As another Father’s Day lies in waiting just a few days away, I can’t help but reflect on all things Fatherhood. I’ve read and heard sooo much about fatherhood over the years, the good stories and the bad, what fatherhood is and what it is not, stories from all sides of the family; the children, the wives, mothers, sisters, brothers, everyone who witnesses one, a father, in action. It’s all proof that while we may have all come to know Fatherhood as it’s defined; simply a biological male parent or any male acting in a parental capacity, our experiences with what Fatherhood looks like in action are all quite varied. There is always much talk and debate about being a father vs. being a Dad. A dad is defined generally as an informal term for father but most consider a Dad as a father who is present; one who consistently protects, provides and is participatory in their children’s lives. I most certainly had a Dad.

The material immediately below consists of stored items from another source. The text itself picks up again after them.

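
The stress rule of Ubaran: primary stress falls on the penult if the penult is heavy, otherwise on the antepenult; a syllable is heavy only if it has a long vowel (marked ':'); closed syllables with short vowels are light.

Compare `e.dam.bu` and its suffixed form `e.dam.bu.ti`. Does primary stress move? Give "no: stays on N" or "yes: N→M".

Base `e.dam.bu` (3 syllables):
  Weights: 1 e L, 2 dam L, 3 bu L.
  The penult (syllable 2, dam) is light, so stress falls on the antepenult (syllable 1, e).
  → primary stress on syllable 1.
Suffixed `e.dam.bu.ti` (4 syllables):
  Weights: 2 dam L, 3 bu L, 4 ti L.
  The penult (syllable 3, bu) is light, so stress falls on the antepenult (syllable 2, dam).
  → primary stress on syllable 2.

yes: 1→2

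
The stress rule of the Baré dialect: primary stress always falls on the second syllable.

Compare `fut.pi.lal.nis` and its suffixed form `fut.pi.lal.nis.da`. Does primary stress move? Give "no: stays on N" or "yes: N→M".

no: stays on 2

Base `fut.pi.lal.nis` (4 syllables):
  The word has 4 syllables; the second syllable is syllable 2 (pi).
  → primary stress on syllable 2.
Suffixed `fut.pi.lal.nis.da` (5 syllables):
  The word has 5 syllables; the second syllable is syllable 2 (pi).
  → primary stress on syllable 2.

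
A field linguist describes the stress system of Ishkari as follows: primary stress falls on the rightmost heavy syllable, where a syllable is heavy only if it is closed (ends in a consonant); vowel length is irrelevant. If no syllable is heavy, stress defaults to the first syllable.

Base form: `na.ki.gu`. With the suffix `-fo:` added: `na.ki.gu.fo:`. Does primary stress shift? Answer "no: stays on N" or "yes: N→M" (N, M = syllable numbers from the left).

no: stays on 1

Base `na.ki.gu` (3 syllables):
  Weights: 1 na L, 2 ki L, 3 gu L.
  No heavy syllable in the domain; default to the first syllable = syllable 1.
  → primary stress on syllable 1.
Suffixed `na.ki.gu.fo:` (4 syllables):
  Weights: 1 na L, 2 ki L, 3 gu L, 4 fo: L.
  No heavy syllable in the domain; default to the first syllable = syllable 1.
  → primary stress on syllable 1.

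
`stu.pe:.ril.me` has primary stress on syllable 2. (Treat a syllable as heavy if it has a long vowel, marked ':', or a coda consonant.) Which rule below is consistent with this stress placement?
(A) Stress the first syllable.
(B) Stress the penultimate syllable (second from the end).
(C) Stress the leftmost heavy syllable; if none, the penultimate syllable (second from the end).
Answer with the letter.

Rule A → syllable 1 (observed: 2).
Rule B → syllable 3 (observed: 2).
Rule C → syllable 2 ✓.

C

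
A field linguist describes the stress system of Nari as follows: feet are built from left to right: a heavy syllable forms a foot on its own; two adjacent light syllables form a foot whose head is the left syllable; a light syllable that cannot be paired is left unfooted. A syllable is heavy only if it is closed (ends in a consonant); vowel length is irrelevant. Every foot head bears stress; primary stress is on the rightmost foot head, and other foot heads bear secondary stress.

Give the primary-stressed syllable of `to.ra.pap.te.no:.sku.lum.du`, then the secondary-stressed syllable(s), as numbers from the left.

primary 7, secondary 1, 3, 4

Weights: 1 to L, 2 ra L, 3 pap H, 4 te L, 5 no: L, 6 sku L, 7 lum H, 8 du L.
Parse left to right (heavy = foot alone; LL = one foot; stranded L unfooted): (ˈto.ra) (ˈpap) (ˈte.no:) sku (ˈlum) du.
Foot heads: 1, 3, 4, 7.
Primary stress on the rightmost head = syllable 7.
Secondary stress on 1, 3, 4: ˌto.ra.ˌpap.ˌte.no:.sku.ˈlum.du.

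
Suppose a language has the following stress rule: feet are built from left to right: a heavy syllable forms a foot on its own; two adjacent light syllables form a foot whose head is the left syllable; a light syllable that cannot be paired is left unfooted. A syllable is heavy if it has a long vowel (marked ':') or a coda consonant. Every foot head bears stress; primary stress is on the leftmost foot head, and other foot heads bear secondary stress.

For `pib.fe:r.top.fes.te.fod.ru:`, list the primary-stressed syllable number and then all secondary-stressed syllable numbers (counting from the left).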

Abel Bohannon. Whew, where do I begin? I’ve never met another man like him. His very presence commanded respect everywhere he went. Most people called him Mr. Bohannon and did so with a smile, knowing their interaction and conversation would be colorful and joyful. He was as funny as or funnier than any popular comedian. He would have you in stitches just by showing up and being himself. But I didn’t encounter that version of this man until much later in life. Growing up I was very scared of this man; this man that had my younger brother and I answer “Yes Sir” and “No Sir” to him. He was an Army man you see. Just to hear my mother say “I am telling your Daddy when he gets home” would put the fear of God in us! Not “scared” as in I felt unsafe around him, but scared because he was this larger than life figure we exalted that we didn’t see that often, only for a couple hours each night before he turned in early for bed, that held such high standards for us. We didn’t see him a lot as kids because he was working. For 22 years he worked two full-time jobs so that my Mom could stay home and care for us, and so that we could enjoy a nice, comfortable, middle-class lifestyle. Then there were the chores; cleaning the bathrooms in the house, washing, drying and putting away the dishes only after he’d inspected them. If he found even one dirty fork, you had to do everything all over again. There was yard work every other Saturday. And I don’t mean just pushing a lawn mower or raking some leaves. I was wielding a power lawn edger and a hedge cutter expertly by the time I was ten! This on top of schoolwork and extracurricular activities like dance class, piano and baton twirling lessons. (Yes, baton twirling) I learned more from my Dad about hard work, balance, discipline, details and diligence than any book, seminar or motivational speaker could ever teach me. When the pursuit of my dreams were denied because it didn’t fit what my Dad knew at the time to be best for me, yes, I held a grudge for a long time, not understanding then that it was part of his brand of protection for me. And Mr. Bohannon was not very touchy-feely. You didn’t get a pat on the back with an “atta-girl”, or a hug with a “that’s my baby”. No, he left that for my mother. He was not an emotional or an affectionate man at all. I was 30 years old before I even hugged my Dad. Unbeknownst to me, all along in his heart I was in fact a Daddy’s girl.
I used to complain about how tough my Dad was on me, and how unsympathetic and uncompassionate he was until I became an adult and began to hear all these stories from other women who experienced verbal and physical abuse at the hands of their fathers; stories of Dads who left their kids with no provision, just a host of all sorts of things. I hadn’t even considered the fact that I had a good father until I learned what a bad one looked like through the eyes and words of someone else’s truth. I didn’t know to be grateful for the kind of man he had been until then. My Dad wasn’t perfect. He was full of flaws, but I thank God, because his flaws only made me stronger, more resilient and resourceful; more determined and focused to go for the things I want in life with unceasing drive and determination; emotionally grounded and balanced and open. I am fortunate that not only did I have a good father, I had a great Dad.